Pyth core developers are taking several steps to prevent these issues from happening again.
First, the developers are making several changes that reduce the probability that publishers produce incorrect prices due to software errors, including developing a suggested integration testing protocol that publishers can run to validate their software changes. This process will make it easy for publishers to record market data on testnet and validate it with statistical sanity checks. The developers are also improving the monitoring tools for publishers to help them respond quickly to anomalous data in mainnet.
Second, the developers are adjusting the aggregation logic to properly weight prices that span a large range of values. The current weighting scheme failed because confidence intervals are compared on an absolute basis. The new aggregation logic will derive its weights from relative price differences, which will prevent the naturally smaller confidence intervals of lower prices from overly affecting the aggregate.

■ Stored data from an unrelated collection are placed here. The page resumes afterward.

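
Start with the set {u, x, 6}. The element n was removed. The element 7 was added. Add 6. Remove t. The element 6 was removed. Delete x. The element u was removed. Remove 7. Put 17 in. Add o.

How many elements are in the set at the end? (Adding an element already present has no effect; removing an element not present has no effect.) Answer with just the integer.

Tracking the set through each operation:
Start: {6, u, x}
Event 1 (remove n): not present, no change. Set: {6, u, x}
Event 2 (add 7): added. Set: {6, 7, u, x}
Event 3 (add 6): already present, no change. Set: {6, 7, u, x}
Event 4 (remove t): not present, no change. Set: {6, 7, u, x}
Event 5 (remove 6): removed. Set: {7, u, x}
Event 6 (remove x): removed. Set: {7, u}
Event 7 (remove u): removed. Set: {7}
Event 8 (remove 7): removed. Set: {}
Event 9 (add 17): added. Set: {17}
Event 10 (add o): added. Set: {17, o}

Final set: {17, o} (size 2)

Answer: 2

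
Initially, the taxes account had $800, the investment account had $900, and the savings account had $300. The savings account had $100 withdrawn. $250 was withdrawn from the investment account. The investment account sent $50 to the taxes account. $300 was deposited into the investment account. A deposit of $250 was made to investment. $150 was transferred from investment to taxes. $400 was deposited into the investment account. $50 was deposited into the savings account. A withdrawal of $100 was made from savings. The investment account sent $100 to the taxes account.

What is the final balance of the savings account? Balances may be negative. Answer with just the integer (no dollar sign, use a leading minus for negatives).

Tracking account balances step by step:
Start: taxes=800, investment=900, savings=300
Event 1 (withdraw 100 from savings): savings: 300 - 100 = 200. Balances: taxes=800, investment=900, savings=200
Event 2 (withdraw 250 from investment): investment: 900 - 250 = 650. Balances: taxes=800, investment=650, savings=200
Event 3 (transfer 50 investment -> taxes): investment: 650 - 50 = 600, taxes: 800 + 50 = 850. Balances: taxes=850, investment=600, savings=200
Event 4 (deposit 300 to investment): investment: 600 + 300 = 900. Balances: taxes=850, investment=900, savings=200
Event 5 (deposit 250 to investment): investment: 900 + 250 = 1150. Balances: taxes=850, investment=1150, savings=200
Event 6 (transfer 150 investment -> taxes): investment: 1150 - 150 = 1000, taxes: 850 + 150 = 1000. Balances: taxes=1000, investment=1000, savings=200
Event 7 (deposit 400 to investment): investment: 1000 + 400 = 1400. Balances: taxes=1000, investment=1400, savings=200
Event 8 (deposit 50 to savings): savings: 200 + 50 = 250. Balances: taxes=1000, investment=1400, savings=250
Event 9 (withdraw 100 from savings): savings: 250 - 100 = 150. Balances: taxes=1000, investment=1400, savings=150
Event 10 (transfer 100 investment -> taxes): investment: 1400 - 100 = 1300, taxes: 1000 + 100 = 1100. Balances: taxes=1100, investment=1300, savings=150

Final balance of savings: 150

Answer: 150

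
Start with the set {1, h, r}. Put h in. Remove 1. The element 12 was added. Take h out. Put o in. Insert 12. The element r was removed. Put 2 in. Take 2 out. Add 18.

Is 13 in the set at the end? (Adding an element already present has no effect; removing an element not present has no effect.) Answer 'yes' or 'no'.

Answer: no

Derivation:
Tracking the set through each operation:
Start: {1, h, r}
Event 1 (add h): already present, no change. Set: {1, h, r}
Event 2 (remove 1): removed. Set: {h, r}
Event 3 (add 12): added. Set: {12, h, r}
Event 4 (remove h): removed. Set: {12, r}
Event 5 (add o): added. Set: {12, o, r}
Event 6 (add 12): already present, no change. Set: {12, o, r}
Event 7 (remove r): removed. Set: {12, o}
Event 8 (add 2): added. Set: {12, 2, o}
Event 9 (remove 2): removed. Set: {12, o}
Event 10 (add 18): added. Set: {12, 18, o}

Final set: {12, 18, o} (size 3)
13 is NOT in the final set.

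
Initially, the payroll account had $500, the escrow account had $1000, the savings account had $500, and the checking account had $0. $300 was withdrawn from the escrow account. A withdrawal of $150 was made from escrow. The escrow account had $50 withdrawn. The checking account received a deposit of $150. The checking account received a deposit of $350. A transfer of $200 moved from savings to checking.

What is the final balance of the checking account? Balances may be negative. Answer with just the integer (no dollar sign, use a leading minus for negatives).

Answer: 700

Derivation:
Tracking account balances step by step:
Start: payroll=500, escrow=1000, savings=500, checking=0
Event 1 (withdraw 300 from escrow): escrow: 1000 - 300 = 700. Balances: payroll=500, escrow=700, savings=500, checking=0
Event 2 (withdraw 150 from escrow): escrow: 700 - 150 = 550. Balances: payroll=500, escrow=550, savings=500, checking=0
Event 3 (withdraw 50 from escrow): escrow: 550 - 50 = 500. Balances: payroll=500, escrow=500, savings=500, checking=0
Event 4 (deposit 150 to checking): checking: 0 + 150 = 150. Balances: payroll=500, escrow=500, savings=500, checking=150
Event 5 (deposit 350 to checking): checking: 150 + 350 = 500. Balances: payroll=500, escrow=500, savings=500, checking=500
Event 6 (transfer 200 savings -> checking): savings: 500 - 200 = 300, checking: 500 + 200 = 700. Balances: payroll=500, escrow=500, savings=300, checking=700

Final balance of checking: 700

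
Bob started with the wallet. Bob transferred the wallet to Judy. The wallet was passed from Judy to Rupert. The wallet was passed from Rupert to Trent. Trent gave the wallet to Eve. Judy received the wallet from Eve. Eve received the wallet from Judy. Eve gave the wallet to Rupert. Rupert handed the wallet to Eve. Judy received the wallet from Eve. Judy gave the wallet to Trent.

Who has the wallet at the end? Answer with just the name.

Answer: Trent

Derivation:
Tracking the wallet through each event:
Start: Bob has the wallet.
After event 1: Judy has the wallet.
After event 2: Rupert has the wallet.
After event 3: Trent has the wallet.
After event 4: Eve has the wallet.
After event 5: Judy has the wallet.
After event 6: Eve has the wallet.
After event 7: Rupert has the wallet.
After event 8: Eve has the wallet.
After event 9: Judy has the wallet.
After event 10: Trent has the wallet.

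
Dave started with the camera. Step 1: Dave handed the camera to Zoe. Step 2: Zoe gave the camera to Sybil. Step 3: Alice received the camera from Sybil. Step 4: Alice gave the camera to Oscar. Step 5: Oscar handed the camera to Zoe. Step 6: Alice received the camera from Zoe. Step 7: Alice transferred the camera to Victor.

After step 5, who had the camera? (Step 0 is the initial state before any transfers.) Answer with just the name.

Answer: Zoe

Derivation:
Tracking the camera holder through step 5:
After step 0 (start): Dave
After step 1: Zoe
After step 2: Sybil
After step 3: Alice
After step 4: Oscar
After step 5: Zoe

At step 5, the holder is Zoe.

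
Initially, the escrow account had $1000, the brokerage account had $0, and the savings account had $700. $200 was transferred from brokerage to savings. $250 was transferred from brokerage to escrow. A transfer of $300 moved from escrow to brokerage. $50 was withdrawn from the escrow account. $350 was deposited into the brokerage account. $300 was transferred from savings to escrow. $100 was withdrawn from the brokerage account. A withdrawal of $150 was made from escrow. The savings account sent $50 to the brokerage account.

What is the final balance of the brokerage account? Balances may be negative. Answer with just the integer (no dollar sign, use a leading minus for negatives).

Answer: 150

Derivation:
Tracking account balances step by step:
Start: escrow=1000, brokerage=0, savings=700
Event 1 (transfer 200 brokerage -> savings): brokerage: 0 - 200 = -200, savings: 700 + 200 = 900. Balances: escrow=1000, brokerage=-200, savings=900
Event 2 (transfer 250 brokerage -> escrow): brokerage: -200 - 250 = -450, escrow: 1000 + 250 = 1250. Balances: escrow=1250, brokerage=-450, savings=900
Event 3 (transfer 300 escrow -> brokerage): escrow: 1250 - 300 = 950, brokerage: -450 + 300 = -150. Balances: escrow=950, brokerage=-150, savings=900
Event 4 (withdraw 50 from escrow): escrow: 950 - 50 = 900. Balances: escrow=900, brokerage=-150, savings=900
Event 5 (deposit 350 to brokerage): brokerage: -150 + 350 = 200. Balances: escrow=900, brokerage=200, savings=900
Event 6 (transfer 300 savings -> escrow): savings: 900 - 300 = 600, escrow: 900 + 300 = 1200. Balances: escrow=1200, brokerage=200, savings=600
Event 7 (withdraw 100 from brokerage): brokerage: 200 - 100 = 100. Balances: escrow=1200, brokerage=100, savings=600
Event 8 (withdraw 150 from escrow): escrow: 1200 - 150 = 1050. Balances: escrow=1050, brokerage=100, savings=600
Event 9 (transfer 50 savings -> brokerage): savings: 600 - 50 = 550, brokerage: 100 + 50 = 150. Balances: escrow=1050, brokerage=150, savings=550

Final balance of brokerage: 150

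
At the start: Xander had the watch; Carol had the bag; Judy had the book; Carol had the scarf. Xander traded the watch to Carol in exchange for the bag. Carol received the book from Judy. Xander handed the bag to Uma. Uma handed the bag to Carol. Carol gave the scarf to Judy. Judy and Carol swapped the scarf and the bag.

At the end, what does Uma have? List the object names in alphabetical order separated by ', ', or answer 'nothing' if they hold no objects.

Answer: nothing

Derivation:
Tracking all object holders:
Start: watch:Xander, bag:Carol, book:Judy, scarf:Carol
Event 1 (swap watch<->bag: now watch:Carol, bag:Xander). State: watch:Carol, bag:Xander, book:Judy, scarf:Carol
Event 2 (give book: Judy -> Carol). State: watch:Carol, bag:Xander, book:Carol, scarf:Carol
Event 3 (give bag: Xander -> Uma). State: watch:Carol, bag:Uma, book:Carol, scarf:Carol
Event 4 (give bag: Uma -> Carol). State: watch:Carol, bag:Carol, book:Carol, scarf:Carol
Event 5 (give scarf: Carol -> Judy). State: watch:Carol, bag:Carol, book:Carol, scarf:Judy
Event 6 (swap scarf<->bag: now scarf:Carol, bag:Judy). State: watch:Carol, bag:Judy, book:Carol, scarf:Carol

Final state: watch:Carol, bag:Judy, book:Carol, scarf:Carol
Uma holds: (nothing).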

Third, the developers are creating enhanced documentation, best practices, and example code for protocols integrating with Pyth which will emphasize the importance of utilizing both the price and confidence interval as the best way to accurately reflect the market. This design is more complex for integrators but it provides a better picture of the market and takes into account possible real-world scenarios where the market price for an asset can diverge across venues. The developers are also reaching out to protocols currently using Pyth to ensure that they use our price feeds in a robust manner.